According to LMS fans and followers, Fofo and J Team were the last hope for the LMS, even as they knew the region would cease to exist. While Flash Wolves continued to be the dominant LMS organization in years past as J Team narrowly missed international-tournament qualification, J Team and Fofo specifically were a small light in the darkness. No one knew how they would perform on an international stage, but they had yet to be tested, offering hope that if they did make it past the group stage, they would show that the LMS wasn't dead yet.

"I'll try with everything I've got to not disappoint," Fofo said.

The pride of the LMS, the fact that they did produce a world champion and the region's impending doom, makes J Team's 3-3, group-stage exit all the more crushing. By a results metric, J Team and the LMS still performed better than the rising VCS teams, but the narrow miss of a quarterfinals berth hurts.

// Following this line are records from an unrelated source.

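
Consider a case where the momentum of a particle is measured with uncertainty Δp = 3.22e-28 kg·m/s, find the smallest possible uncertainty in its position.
163.753 nm

Using the Heisenberg uncertainty principle:
ΔxΔp ≥ ℏ/2

The minimum uncertainty in position is:
Δx_min = ℏ/(2Δp)
Δx_min = (1.055e-34 J·s) / (2 × 3.220e-28 kg·m/s)
Δx_min = 1.638e-07 m = 163.753 nm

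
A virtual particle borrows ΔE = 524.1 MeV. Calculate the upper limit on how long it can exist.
6.279 × 10^-25 s

Using the energy-time uncertainty principle:
ΔEΔt ≥ ℏ/2

For a virtual particle borrowing energy ΔE, the maximum lifetime is:
Δt_max = ℏ/(2ΔE)

Converting energy:
ΔE = 524.1 MeV = 8.397e-11 J

Δt_max = (1.055e-34 J·s) / (2 × 8.397e-11 J)
Δt_max = 6.279e-25 s = 6.279 × 10^-25 s

Virtual particles with higher borrowed energy exist for shorter times.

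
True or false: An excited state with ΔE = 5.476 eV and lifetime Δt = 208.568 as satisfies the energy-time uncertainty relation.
Yes, it satisfies the uncertainty relation.

Calculate the product ΔEΔt:
ΔE = 5.476 eV = 8.774e-19 J
ΔEΔt = (8.774e-19 J) × (2.086e-16 s)
ΔEΔt = 1.830e-34 J·s

Compare to the minimum allowed value ℏ/2:
ℏ/2 = 5.273e-35 J·s

Since ΔEΔt = 1.830e-34 J·s ≥ 5.273e-35 J·s = ℏ/2,
this satisfies the uncertainty relation.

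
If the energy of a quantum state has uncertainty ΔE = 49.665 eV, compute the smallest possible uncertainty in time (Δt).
6.627 as

Using the energy-time uncertainty principle:
ΔEΔt ≥ ℏ/2

The minimum uncertainty in time is:
Δt_min = ℏ/(2ΔE)
Δt_min = (1.055e-34 J·s) / (2 × 7.957e-18 J)
Δt_min = 6.627e-18 s = 6.627 as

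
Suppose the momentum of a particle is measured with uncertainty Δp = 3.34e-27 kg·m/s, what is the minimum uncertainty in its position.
15.787 nm

Using the Heisenberg uncertainty principle:
ΔxΔp ≥ ℏ/2

The minimum uncertainty in position is:
Δx_min = ℏ/(2Δp)
Δx_min = (1.055e-34 J·s) / (2 × 3.340e-27 kg·m/s)
Δx_min = 1.579e-08 m = 15.787 nm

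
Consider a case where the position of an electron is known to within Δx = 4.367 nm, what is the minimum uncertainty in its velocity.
13.255 km/s

Using the Heisenberg uncertainty principle and Δp = mΔv:
ΔxΔp ≥ ℏ/2
Δx(mΔv) ≥ ℏ/2

The minimum uncertainty in velocity is:
Δv_min = ℏ/(2mΔx)
Δv_min = (1.055e-34 J·s) / (2 × 9.109e-31 kg × 4.367e-09 m)
Δv_min = 1.325e+04 m/s = 13.255 km/s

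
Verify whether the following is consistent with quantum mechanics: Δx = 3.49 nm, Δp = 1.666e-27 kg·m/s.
No, it violates the uncertainty principle (impossible measurement).

Calculate the product ΔxΔp:
ΔxΔp = (3.490e-09 m) × (1.666e-27 kg·m/s)
ΔxΔp = 5.814e-36 J·s

Compare to the minimum allowed value ℏ/2:
ℏ/2 = 5.273e-35 J·s

Since ΔxΔp = 5.814e-36 J·s < 5.273e-35 J·s = ℏ/2,
the measurement violates the uncertainty principle.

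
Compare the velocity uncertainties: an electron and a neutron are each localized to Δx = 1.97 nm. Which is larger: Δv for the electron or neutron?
The electron has the larger minimum velocity uncertainty, by a ratio of 1838.7.

For both particles, Δp_min = ℏ/(2Δx) = 2.677e-26 kg·m/s (same for both).

The velocity uncertainty is Δv = Δp/m:
- electron: Δv = 2.677e-26 / 9.109e-31 = 2.938e+04 m/s = 29.383 km/s
- neutron: Δv = 2.677e-26 / 1.675e-27 = 1.598e+01 m/s = 15.980 m/s

Ratio: 2.938e+04 / 1.598e+01 = 1838.7

The lighter particle has larger velocity uncertainty because Δv ∝ 1/m.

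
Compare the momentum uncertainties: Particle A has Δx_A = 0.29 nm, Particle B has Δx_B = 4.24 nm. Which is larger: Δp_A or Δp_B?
Particle A has the larger minimum momentum uncertainty, by a factor of 14.62.

For each particle, the minimum momentum uncertainty is Δp_min = ℏ/(2Δx):

Particle A: Δp_A = ℏ/(2×2.900e-10 m) = 1.818e-25 kg·m/s
Particle B: Δp_B = ℏ/(2×4.240e-09 m) = 1.244e-26 kg·m/s

Ratio: Δp_A/Δp_B = 14.62

Since Δp_min ∝ 1/Δx, the particle with smaller position uncertainty (A) has larger momentum uncertainty.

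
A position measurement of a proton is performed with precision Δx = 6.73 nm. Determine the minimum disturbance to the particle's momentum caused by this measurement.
7.835 × 10^-27 kg·m/s

The uncertainty principle implies that measuring position disturbs momentum:
ΔxΔp ≥ ℏ/2

When we measure position with precision Δx, we necessarily introduce a momentum uncertainty:
Δp ≥ ℏ/(2Δx)
Δp_min = (1.055e-34 J·s) / (2 × 6.730e-09 m)
Δp_min = 7.835e-27 kg·m/s

The more precisely we measure position, the greater the momentum disturbance.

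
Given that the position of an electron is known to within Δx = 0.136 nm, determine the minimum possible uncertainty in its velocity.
425.616 km/s

Using the Heisenberg uncertainty principle and Δp = mΔv:
ΔxΔp ≥ ℏ/2
Δx(mΔv) ≥ ℏ/2

The minimum uncertainty in velocity is:
Δv_min = ℏ/(2mΔx)
Δv_min = (1.055e-34 J·s) / (2 × 9.109e-31 kg × 1.360e-10 m)
Δv_min = 4.256e+05 m/s = 425.616 km/s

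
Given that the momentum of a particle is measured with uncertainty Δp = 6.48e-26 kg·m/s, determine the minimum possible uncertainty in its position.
813.713 pm

Using the Heisenberg uncertainty principle:
ΔxΔp ≥ ℏ/2

The minimum uncertainty in position is:
Δx_min = ℏ/(2Δp)
Δx_min = (1.055e-34 J·s) / (2 × 6.480e-26 kg·m/s)
Δx_min = 8.137e-10 m = 813.713 pm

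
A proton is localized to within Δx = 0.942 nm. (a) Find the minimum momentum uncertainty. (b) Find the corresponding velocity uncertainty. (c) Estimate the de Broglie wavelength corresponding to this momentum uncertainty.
(a) Δp_min = 5.598 × 10^-26 kg·m/s
(b) Δv_min = 33.466 m/s
(c) λ_dB = 11.838 nm

Step-by-step:

(a) From the uncertainty principle:
Δp_min = ℏ/(2Δx) = (1.055e-34 J·s)/(2 × 9.420e-10 m) = 5.598e-26 kg·m/s

(b) The velocity uncertainty:
Δv = Δp/m = (5.598e-26 kg·m/s)/(1.673e-27 kg) = 3.347e+01 m/s = 33.466 m/s

(c) The de Broglie wavelength for this momentum:
λ = h/p = (6.626e-34 J·s)/(5.598e-26 kg·m/s) = 1.184e-08 m = 11.838 nm

Note: The de Broglie wavelength is comparable to the localization size, as expected from wave-particle duality.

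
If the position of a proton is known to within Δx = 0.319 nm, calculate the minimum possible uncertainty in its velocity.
98.823 m/s

Using the Heisenberg uncertainty principle and Δp = mΔv:
ΔxΔp ≥ ℏ/2
Δx(mΔv) ≥ ℏ/2

The minimum uncertainty in velocity is:
Δv_min = ℏ/(2mΔx)
Δv_min = (1.055e-34 J·s) / (2 × 1.673e-27 kg × 3.190e-10 m)
Δv_min = 9.882e+01 m/s = 98.823 m/s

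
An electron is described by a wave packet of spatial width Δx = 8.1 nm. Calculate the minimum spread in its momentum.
6.510 × 10^-27 kg·m/s

For a wave packet, the spatial width Δx and momentum spread Δp are related by the uncertainty principle:
ΔxΔp ≥ ℏ/2

The minimum momentum spread is:
Δp_min = ℏ/(2Δx)
Δp_min = (1.055e-34 J·s) / (2 × 8.100e-09 m)
Δp_min = 6.510e-27 kg·m/s

A wave packet cannot have both a well-defined position and well-defined momentum.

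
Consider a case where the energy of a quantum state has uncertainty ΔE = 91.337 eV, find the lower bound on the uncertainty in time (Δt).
3.603 as

Using the energy-time uncertainty principle:
ΔEΔt ≥ ℏ/2

The minimum uncertainty in time is:
Δt_min = ℏ/(2ΔE)
Δt_min = (1.055e-34 J·s) / (2 × 1.463e-17 J)
Δt_min = 3.603e-18 s = 3.603 as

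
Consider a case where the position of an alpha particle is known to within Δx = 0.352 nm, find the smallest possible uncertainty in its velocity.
22.544 m/s

Using the Heisenberg uncertainty principle and Δp = mΔv:
ΔxΔp ≥ ℏ/2
Δx(mΔv) ≥ ℏ/2

The minimum uncertainty in velocity is:
Δv_min = ℏ/(2mΔx)
Δv_min = (1.055e-34 J·s) / (2 × 6.645e-27 kg × 3.520e-10 m)
Δv_min = 2.254e+01 m/s = 22.544 m/s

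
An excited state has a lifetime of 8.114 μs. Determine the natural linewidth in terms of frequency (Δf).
9.807 kHz

Using the energy-time uncertainty principle and E = hf:
ΔEΔt ≥ ℏ/2
hΔf·Δt ≥ ℏ/2

The minimum frequency uncertainty is:
Δf = ℏ/(2hτ) = 1/(4πτ)
Δf = 1/(4π × 8.114e-06 s)
Δf = 9.807e+03 Hz = 9.807 kHz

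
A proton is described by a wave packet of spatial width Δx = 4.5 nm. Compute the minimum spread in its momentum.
1.172 × 10^-26 kg·m/s

For a wave packet, the spatial width Δx and momentum spread Δp are related by the uncertainty principle:
ΔxΔp ≥ ℏ/2

The minimum momentum spread is:
Δp_min = ℏ/(2Δx)
Δp_min = (1.055e-34 J·s) / (2 × 4.500e-09 m)
Δp_min = 1.172e-26 kg·m/s

A wave packet cannot have both a well-defined position and well-defined momentum.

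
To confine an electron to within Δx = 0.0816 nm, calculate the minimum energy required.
1.430 eV

Localizing a particle requires giving it sufficient momentum uncertainty:

1. From uncertainty principle: Δp ≥ ℏ/(2Δx)
   Δp_min = (1.055e-34 J·s) / (2 × 8.160e-11 m)
   Δp_min = 6.462e-25 kg·m/s

2. This momentum uncertainty corresponds to kinetic energy:
   KE ≈ (Δp)²/(2m) = (6.462e-25)²/(2 × 9.109e-31 kg)
   KE = 2.292e-19 J = 1.430 eV

Tighter localization requires more energy.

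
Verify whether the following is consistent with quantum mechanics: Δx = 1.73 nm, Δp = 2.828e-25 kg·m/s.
Yes, it satisfies the uncertainty principle.

Calculate the product ΔxΔp:
ΔxΔp = (1.730e-09 m) × (2.828e-25 kg·m/s)
ΔxΔp = 4.892e-34 J·s

Compare to the minimum allowed value ℏ/2:
ℏ/2 = 5.273e-35 J·s

Since ΔxΔp = 4.892e-34 J·s ≥ 5.273e-35 J·s = ℏ/2,
the measurement satisfies the uncertainty principle.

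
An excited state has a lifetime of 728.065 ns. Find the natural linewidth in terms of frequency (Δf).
109.300 kHz

Using the energy-time uncertainty principle and E = hf:
ΔEΔt ≥ ℏ/2
hΔf·Δt ≥ ℏ/2

The minimum frequency uncertainty is:
Δf = ℏ/(2hτ) = 1/(4πτ)
Δf = 1/(4π × 7.281e-07 s)
Δf = 1.093e+05 Hz = 109.300 kHz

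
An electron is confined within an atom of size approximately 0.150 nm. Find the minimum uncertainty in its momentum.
3.515 × 10^-25 kg·m/s

Using the Heisenberg uncertainty principle:
ΔxΔp ≥ ℏ/2

With Δx ≈ L = 1.500e-10 m (the confinement size):
Δp_min = ℏ/(2Δx)
Δp_min = (1.055e-34 J·s) / (2 × 1.500e-10 m)
Δp_min = 3.515e-25 kg·m/s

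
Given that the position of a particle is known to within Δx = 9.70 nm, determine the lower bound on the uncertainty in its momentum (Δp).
5.436 × 10^-27 kg·m/s

Using the Heisenberg uncertainty principle:
ΔxΔp ≥ ℏ/2

The minimum uncertainty in momentum is:
Δp_min = ℏ/(2Δx)
Δp_min = (1.055e-34 J·s) / (2 × 9.700e-09 m)
Δp_min = 5.436e-27 kg·m/s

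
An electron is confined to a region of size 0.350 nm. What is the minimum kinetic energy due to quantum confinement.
77.755 meV

Using the uncertainty principle:

1. Position uncertainty: Δx ≈ 3.500e-10 m
2. Minimum momentum uncertainty: Δp = ℏ/(2Δx) = 1.507e-25 kg·m/s
3. Minimum kinetic energy:
   KE = (Δp)²/(2m) = (1.507e-25)²/(2 × 9.109e-31 kg)
   KE = 1.246e-20 J = 77.755 meV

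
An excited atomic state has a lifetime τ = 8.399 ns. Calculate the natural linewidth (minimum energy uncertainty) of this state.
39.184 neV

Using the energy-time uncertainty principle:
ΔEΔt ≥ ℏ/2

The lifetime τ represents the time uncertainty Δt.
The natural linewidth (minimum energy uncertainty) is:

ΔE = ℏ/(2τ)
ΔE = (1.055e-34 J·s) / (2 × 8.399e-09 s)
ΔE = 6.278e-27 J = 39.184 neV

This natural linewidth limits the precision of spectroscopic measurements.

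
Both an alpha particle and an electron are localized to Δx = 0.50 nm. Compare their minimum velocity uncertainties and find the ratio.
The electron has the larger minimum velocity uncertainty, by a ratio of 7294.3.

For both particles, Δp_min = ℏ/(2Δx) = 1.055e-25 kg·m/s (same for both).

The velocity uncertainty is Δv = Δp/m:
- alpha particle: Δv = 1.055e-25 / 6.645e-27 = 1.587e+01 m/s = 15.871 m/s
- electron: Δv = 1.055e-25 / 9.109e-31 = 1.158e+05 m/s = 115.768 km/s

Ratio: 1.158e+05 / 1.587e+01 = 7294.3

The lighter particle has larger velocity uncertainty because Δv ∝ 1/m.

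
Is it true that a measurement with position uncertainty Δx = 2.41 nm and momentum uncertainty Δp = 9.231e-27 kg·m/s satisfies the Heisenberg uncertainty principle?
No, it violates the uncertainty principle (impossible measurement).

Calculate the product ΔxΔp:
ΔxΔp = (2.410e-09 m) × (9.231e-27 kg·m/s)
ΔxΔp = 2.225e-35 J·s

Compare to the minimum allowed value ℏ/2:
ℏ/2 = 5.273e-35 J·s

Since ΔxΔp = 2.225e-35 J·s < 5.273e-35 J·s = ℏ/2,
the measurement violates the uncertainty principle.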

"We went 1-1 against [each of] FPX, GAM and Splyce, so for a team on its first trip to worlds I think we did OK," Lilv said after his team was eliminated. "Unfortunately, we didn't make quarterfinals, so we definitely failed in that regard."

"I think Flash Wolves from last year was definitely stronger than our team this year," Lilv added. "That's just my feeling on the matter. Our team had a lot of deficiencies that we tried to fix before we got to Berlin, but unfortunately the results weren't as expected. We did try our best."